WASHINGTON (Reuters) – A U.S. appeals court ruled on Wednesday that a component of the Obamacare law is unconstitutional, but dodged a major ruling by stopping short of declaring that the rest of the landmark 2010 healthcare statute must also be struck down.
FILE PHOTO: A sign on an insurance store advertises Obamacare in San Ysidro, San Diego, California, U.S., October 26, 2017. REUTERS/Mike Blake
The New Orleans-based 5th U.S. Circuit Court of Appeals ruled on a 2-1 vote that the law’s individual mandate that directed Americans to obtain health insurance – a provision already gutted by Republican-backed legislation passed in Congress – was unlawful.

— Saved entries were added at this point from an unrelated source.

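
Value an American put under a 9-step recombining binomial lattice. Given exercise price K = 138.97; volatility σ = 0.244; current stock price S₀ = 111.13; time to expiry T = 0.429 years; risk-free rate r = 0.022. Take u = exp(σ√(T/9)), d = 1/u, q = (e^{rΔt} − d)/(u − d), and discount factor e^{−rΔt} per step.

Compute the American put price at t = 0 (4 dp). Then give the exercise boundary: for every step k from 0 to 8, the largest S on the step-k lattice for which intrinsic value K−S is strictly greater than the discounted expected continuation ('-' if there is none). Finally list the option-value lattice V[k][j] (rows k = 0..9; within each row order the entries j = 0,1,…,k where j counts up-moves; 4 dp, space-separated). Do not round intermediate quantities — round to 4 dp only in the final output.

Δt=0.04767  u=1.05472  d=0.94812  q=0.49653  discount=0.99895
step 9 (expiry): payoffs max(K−S,0) = 70.1665 62.4312 53.8262 44.2538 33.6052 21.7594 8.5818 0.0000 0.0000 0.0000
step 8: (k=8,j=0): S=72.5682, (K−S)⁺=66.4018, hold=66.2562 ⇒ V=66.4018 exercise | (k=8,j=1): S=80.7268, (K−S)⁺=58.2432, hold=58.0976 ⇒ V=58.2432 exercise | (k=8,j=2): S=89.8026, (K−S)⁺=49.1674, hold=49.0218 ⇒ V=49.1674 exercise | (k=8,j=3): S=99.8987, (K−S)⁺=39.0713, hold=38.9256 ⇒ V=39.0713 exercise | (k=8,j=4): S=111.1300, (K−S)⁺=27.8400, hold=27.6943 ⇒ V=27.8400 exercise | (k=8,j=5): S=123.6239, (K−S)⁺=15.3461, hold=15.2004 ⇒ V=15.3461 exercise | (k=8,j=6): S=137.5225, (K−S)⁺=1.4475, hold=4.3162 ⇒ V=4.3162 continue | (k=8,j=7): S=152.9837, (K−S)⁺=0.0000, hold=0.0000 ⇒ V=0.0000 continue | (k=8,j=8): S=170.1831, (K−S)⁺=0.0000, hold=0.0000 ⇒ V=0.0000 continue  boundary S*=123.6239
step 7: (k=7,j=0): S=76.5388, (K−S)⁺=62.4312, hold=62.2855 ⇒ V=62.4312 exercise | (k=7,j=1): S=85.1438, (K−S)⁺=53.8262, hold=53.6805 ⇒ V=53.8262 exercise | (k=7,j=2): S=94.7162, (K−S)⁺=44.2538, hold=44.1081 ⇒ V=44.2538 exercise | (k=7,j=3): S=105.3648, (K−S)⁺=33.6052, hold=33.4595 ⇒ V=33.6052 exercise | (k=7,j=4): S=117.2106, (K−S)⁺=21.7594, hold=21.6137 ⇒ V=21.7594 exercise | (k=7,j=5): S=130.3882, (K−S)⁺=8.5818, hold=9.8591 ⇒ V=9.8591 continue | (k=7,j=6): S=145.0473, (K−S)⁺=0.0000, hold=2.1708 ⇒ V=2.1708 continue | (k=7,j=7): S=161.3544, (K−S)⁺=0.0000, hold=0.0000 ⇒ V=0.0000 continue  boundary S*=117.2106
step 6: (k=6,j=0): S=80.7268, (K−S)⁺=58.2432, hold=58.0976 ⇒ V=58.2432 exercise | (k=6,j=1): S=89.8026, (K−S)⁺=49.1674, hold=49.0218 ⇒ V=49.1674 exercise | (k=6,j=2): S=99.8987, (K−S)⁺=39.0713, hold=38.9256 ⇒ V=39.0713 exercise | (k=6,j=3): S=111.1300, (K−S)⁺=27.8400, hold=27.6943 ⇒ V=27.8400 exercise | (k=6,j=4): S=123.6239, (K−S)⁺=15.3461, hold=15.8339 ⇒ V=15.8339 continue | (k=6,j=5): S=137.5225, (K−S)⁺=1.4475, hold=6.0353 ⇒ V=6.0353 continue | (k=6,j=6): S=152.9837, (K−S)⁺=0.0000, hold=1.0918 ⇒ V=1.0918 continue  boundary S*=111.1300
step 5: (k=5,j=0): S=85.1438, (K−S)⁺=53.8262, hold=53.6805 ⇒ V=53.8262 exercise | (k=5,j=1): S=94.7162, (K−S)⁺=44.2538, hold=44.1081 ⇒ V=44.2538 exercise | (k=5,j=2): S=105.3648, (K−S)⁺=33.6052, hold=33.4595 ⇒ V=33.6052 exercise | (k=5,j=3): S=117.2106, (K−S)⁺=21.7594, hold=21.8557 ⇒ V=21.8557 continue | (k=5,j=4): S=130.3882, (K−S)⁺=8.5818, hold=10.9571 ⇒ V=10.9571 continue | (k=5,j=5): S=145.0473, (K−S)⁺=0.0000, hold=3.5769 ⇒ V=3.5769 continue  boundary S*=105.3648
step 4: (k=4,j=0): S=89.8026, (K−S)⁺=49.1674, hold=49.0218 ⇒ V=49.1674 exercise | (k=4,j=1): S=99.8987, (K−S)⁺=39.0713, hold=38.9256 ⇒ V=39.0713 exercise | (k=4,j=2): S=111.1300, (K−S)⁺=27.8400, hold=27.7421 ⇒ V=27.8400 exercise | (k=4,j=3): S=123.6239, (K−S)⁺=15.3461, hold=16.4270 ⇒ V=16.4270 continue | (k=4,j=4): S=137.5225, (K−S)⁺=1.4475, hold=7.2850 ⇒ V=7.2850 continue  boundary S*=111.1300
step 3: (k=3,j=0): S=94.7162, (K−S)⁺=44.2538, hold=44.1081 ⇒ V=44.2538 exercise | (k=3,j=1): S=105.3648, (K−S)⁺=33.6052, hold=33.4595 ⇒ V=33.6052 exercise | (k=3,j=2): S=117.2106, (K−S)⁺=21.7594, hold=22.1499 ⇒ V=22.1499 continue | (k=3,j=3): S=130.3882, (K−S)⁺=8.5818, hold=11.8753 ⇒ V=11.8753 continue  boundary S*=105.3648
step 2: (k=2,j=0): S=99.8987, (K−S)⁺=39.0713, hold=38.9256 ⇒ V=39.0713 exercise | (k=2,j=1): S=111.1300, (K−S)⁺=27.8400, hold=27.8880 ⇒ V=27.8880 continue | (k=2,j=2): S=123.6239, (K−S)⁺=15.3461, hold=17.0304 ⇒ V=17.0304 continue  boundary S*=99.8987
step 1: (k=1,j=0): S=105.3648, (K−S)⁺=33.6052, hold=33.4833 ⇒ V=33.6052 exercise | (k=1,j=1): S=117.2106, (K−S)⁺=21.7594, hold=22.4733 ⇒ V=22.4733 continue  boundary S*=105.3648
step 0: (k=0,j=0): S=111.1300, (K−S)⁺=27.8400, hold=28.0485 ⇒ V=28.0485 continue  boundary S*=-

price = 28.0485
boundary = - 105.3648 99.8987 105.3648 111.1300 105.3648 111.1300 117.2106 123.6239
tree:
28.0485
33.6052 22.4733
39.0713 27.8880 17.0304
44.2538 33.6052 22.1499 11.8753
49.1674 39.0713 27.8400 16.4270 7.2850
53.8262 44.2538 33.6052 21.8557 10.9571 3.5769
58.2432 49.1674 39.0713 27.8400 15.8339 6.0353 1.0918
62.4312 53.8262 44.2538 33.6052 21.7594 9.8591 2.1708 0.0000
66.4018 58.2432 49.1674 39.0713 27.8400 15.3461 4.3162 0.0000 0.0000
70.1665 62.4312 53.8262 44.2538 33.6052 21.7594 8.5818 0.0000 0.0000 0.0000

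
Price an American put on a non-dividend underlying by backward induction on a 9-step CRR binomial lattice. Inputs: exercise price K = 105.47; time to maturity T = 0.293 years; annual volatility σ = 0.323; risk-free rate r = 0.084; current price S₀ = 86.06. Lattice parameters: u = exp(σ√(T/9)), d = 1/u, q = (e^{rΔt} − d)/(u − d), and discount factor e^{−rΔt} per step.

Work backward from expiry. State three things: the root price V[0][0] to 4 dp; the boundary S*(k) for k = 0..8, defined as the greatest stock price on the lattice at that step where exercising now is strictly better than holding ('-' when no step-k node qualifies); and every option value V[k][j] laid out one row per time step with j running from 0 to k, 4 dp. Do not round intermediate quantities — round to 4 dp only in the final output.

params: Δt=0.03256 u=1.06001 d=0.94339 q=0.50891 e^(-rΔt)=0.99727
t_9 payoffs: 54.5360 48.2394 41.1643 33.2146 24.2822 14.2454 2.9679 0.0000 0.0000 0.0000
t_8: node(8,0) S=53.9906 payoff=51.4794 vs cont=51.1914 → 51.4794 [stop]  node(8,1) S=60.6651 payoff=44.8049 vs cont=44.5169 → 44.8049 [stop]  node(8,2) S=68.1647 payoff=37.3053 vs cont=37.0172 → 37.3053 [stop]  node(8,3) S=76.5915 payoff=28.8785 vs cont=28.5905 → 28.8785 [stop]  node(8,4) S=86.0600 payoff=19.4100 vs cont=19.1220 → 19.4100 [stop]  node(8,5) S=96.6990 payoff=8.7710 vs cont=8.4829 → 8.7710 [stop]  node(8,6) S=108.6533 payoff=0.0000 vs cont=1.4535 → 1.4535 [wait]  node(8,7) S=122.0854 payoff=0.0000 vs cont=0.0000 → 0.0000 [wait]  node(8,8) S=137.1781 payoff=0.0000 vs cont=0.0000 → 0.0000 [wait]  ⇒ S*(8)=96.6990
t_7: node(7,0) S=57.2306 payoff=48.2394 vs cont=47.9514 → 48.2394 [stop]  node(7,1) S=64.3057 payoff=41.1643 vs cont=40.8763 → 41.1643 [stop]  node(7,2) S=72.2554 payoff=33.2146 vs cont=32.9266 → 33.2146 [stop]  node(7,3) S=81.1878 payoff=24.2822 vs cont=23.9941 → 24.2822 [stop]  node(7,4) S=91.2246 payoff=14.2454 vs cont=13.9574 → 14.2454 [stop]  node(7,5) S=102.5021 payoff=2.9679 vs cont=5.0332 → 5.0332 [wait]  node(7,6) S=115.1737 payoff=0.0000 vs cont=0.7119 → 0.7119 [wait]  node(7,7) S=129.4119 payoff=0.0000 vs cont=0.0000 → 0.0000 [wait]  ⇒ S*(7)=91.2246
t_6: node(6,0) S=60.6651 payoff=44.8049 vs cont=44.5169 → 44.8049 [stop]  node(6,1) S=68.1647 payoff=37.3053 vs cont=37.0172 → 37.3053 [stop]  node(6,2) S=76.5915 payoff=28.8785 vs cont=28.5905 → 28.8785 [stop]  node(6,3) S=86.0600 payoff=19.4100 vs cont=19.1220 → 19.4100 [stop]  node(6,4) S=96.6990 payoff=8.7710 vs cont=9.5311 → 9.5311 [wait]  node(6,5) S=108.6533 payoff=0.0000 vs cont=2.8263 → 2.8263 [wait]  node(6,6) S=122.0854 payoff=0.0000 vs cont=0.3486 → 0.3486 [wait]  ⇒ S*(6)=86.0600
t_5: node(5,0) S=64.3057 payoff=41.1643 vs cont=40.8763 → 41.1643 [stop]  node(5,1) S=72.2554 payoff=33.2146 vs cont=32.9266 → 33.2146 [stop]  node(5,2) S=81.1878 payoff=24.2822 vs cont=23.9941 → 24.2822 [stop]  node(5,3) S=91.2246 payoff=14.2454 vs cont=14.3432 → 14.3432 [wait]  node(5,4) S=102.5021 payoff=2.9679 vs cont=6.1022 → 6.1022 [wait]  node(5,5) S=115.1737 payoff=0.0000 vs cont=1.5611 → 1.5611 [wait]  ⇒ S*(5)=81.1878
t_4: node(4,0) S=68.1647 payoff=37.3053 vs cont=37.0172 → 37.3053 [stop]  node(4,1) S=76.5915 payoff=28.8785 vs cont=28.5905 → 28.8785 [stop]  node(4,2) S=86.0600 payoff=19.4100 vs cont=19.1716 → 19.4100 [stop]  node(4,3) S=96.6990 payoff=8.7710 vs cont=10.1215 → 10.1215 [wait]  node(4,4) S=108.6533 payoff=0.0000 vs cont=3.7808 → 3.7808 [wait]  ⇒ S*(4)=86.0600
t_3: node(3,0) S=72.2554 payoff=33.2146 vs cont=32.9266 → 33.2146 [stop]  node(3,1) S=81.1878 payoff=24.2822 vs cont=23.9941 → 24.2822 [stop]  node(3,2) S=91.2246 payoff=14.2454 vs cont=14.6429 → 14.6429 [wait]  node(3,3) S=102.5021 payoff=2.9679 vs cont=6.8758 → 6.8758 [wait]  ⇒ S*(3)=81.1878
t_2: node(2,0) S=76.5915 payoff=28.8785 vs cont=28.5905 → 28.8785 [stop]  node(2,1) S=86.0600 payoff=19.4100 vs cont=19.3237 → 19.4100 [stop]  node(2,2) S=96.6990 payoff=8.7710 vs cont=10.6609 → 10.6609 [wait]  ⇒ S*(2)=86.0600
t_1: node(1,0) S=81.1878 payoff=24.2822 vs cont=23.9941 → 24.2822 [stop]  node(1,1) S=91.2246 payoff=14.2454 vs cont=14.9166 → 14.9166 [wait]  ⇒ S*(1)=81.1878
t_0: node(0,0) S=86.0600 payoff=19.4100 vs cont=19.4626 → 19.4626 [wait]  ⇒ S*(0)=-

price = 19.4626
boundary = - 81.1878 86.0600 81.1878 86.0600 81.1878 86.0600 91.2246 96.6990
tree:
19.4626
24.2822 14.9166
28.8785 19.4100 10.6609
33.2146 24.2822 14.6429 6.8758
37.3053 28.8785 19.4100 10.1215 3.7808
41.1643 33.2146 24.2822 14.3432 6.1022 1.5611
44.8049 37.3053 28.8785 19.4100 9.5311 2.8263 0.3486
48.2394 41.1643 33.2146 24.2822 14.2454 5.0332 0.7119 0.0000
51.4794 44.8049 37.3053 28.8785 19.4100 8.7710 1.4535 0.0000 0.0000
54.5360 48.2394 41.1643 33.2146 24.2822 14.2454 2.9679 0.0000 0.0000 0.0000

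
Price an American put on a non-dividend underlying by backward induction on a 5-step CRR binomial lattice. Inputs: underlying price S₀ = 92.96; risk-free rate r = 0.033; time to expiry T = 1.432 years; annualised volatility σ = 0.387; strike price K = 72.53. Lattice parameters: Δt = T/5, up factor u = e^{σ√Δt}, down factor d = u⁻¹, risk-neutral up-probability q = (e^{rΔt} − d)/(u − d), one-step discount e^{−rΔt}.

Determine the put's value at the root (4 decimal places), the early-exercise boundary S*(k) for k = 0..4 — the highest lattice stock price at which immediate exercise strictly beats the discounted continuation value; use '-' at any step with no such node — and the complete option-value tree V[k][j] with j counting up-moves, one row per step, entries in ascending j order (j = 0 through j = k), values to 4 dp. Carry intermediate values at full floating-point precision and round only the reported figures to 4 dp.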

The court, however, avoided answering the key question of whether the rest of the law can remain in place or must be struck down, instead sending the case back to a district court judge for further analysis. That means the fate of the signature domestic achievement of Democratic former President Barack Obama remains in limbo.
Writing for the majority, Judge Jennifer Walker Elrod said that Texas-based U.S. District Court Judge Reed O’Connor must “employ a finer-toothed comb” to determine if the entire law must be struck down.
In 2018, O’Connor ruled the entire law was unconstitutional.
Elrod wrote that it may be that the law does eventually have to be struck down in full, but “it is no small thing for unelected, life-tenured judges to declare duly enacted legislation passed by the elected representatives of the American people unconstitutional.”
The dissenting judge, Carolyn Dineen King, said she would have found that the challengers had no legal standing to bring the lawsuit. She also said the rest of the law could be upheld even if the individual mandate was unconstitutional.
The law has drawn Republican ire since its passage. Congressional Republicans tried and failed numerous times to repeal it, and the Trump administration has taken several actions to undermine it.
“The 5th Circuit correctly held that the individual mandate is unconstitutional, and we look forward to the opportunity to further demonstrate that Congress made the individual mandate the centerpiece of Obamacare and the rest of the law cannot stand without it,” said Texas Attorney General Ken Paxton, a Republican who leads the legal challenge brought by 18 conservative-led states.
President Donald Trump, a Republican, said the decision would not change the current U.S. healthcare system.
House Speaker Nancy Pelosi said Democrats would fight Republican efforts to rollback Obamacare.
“Tonight’s ruling is a chilling threat to the 130 million Americans with pre-existing conditions and every other family who depends on the lifesaving protections of the Affordable Care Act,” she said in a statement.
California Attorney General Xavier Becerra, who heads a coalition of 20 Democratic-led states defending the law, said the ruling means Trump “got the gift he wanted — uncertainty in the healthcare system and a pathway to repeal.”
California will appeal the decision to the Supreme Court, a spokeswoman for the state attorney general said.
Obamacare has helped roughly 20 million Americans obtain medical insurance either through government programs or through policies from private insurers made available in Obamacare marketplaces. Republican opponents have called the law an unwarranted intervention by government in health insurance markets.
In 2012, the Supreme Court narrowly upheld most Obamacare provisions including the individual mandate, which required people to obtain insurance or pay a financial penalty. The court defined this penalty as a tax and thus found the law permissible under the Constitution’s provision empowering Congress to levy taxes.
In 2017, Trump signed into law a tax bill passed by a Republican-led Congress that eliminated the financial penalty under the individual mandate.
The 2017 law means the individual mandate can no longer be interpreted as a tax provision and is therefore unlawful, the appeals court concluded in Wednesday’s ruling.
Trump’s administration supported the legal challenge and declined to defend the law in court.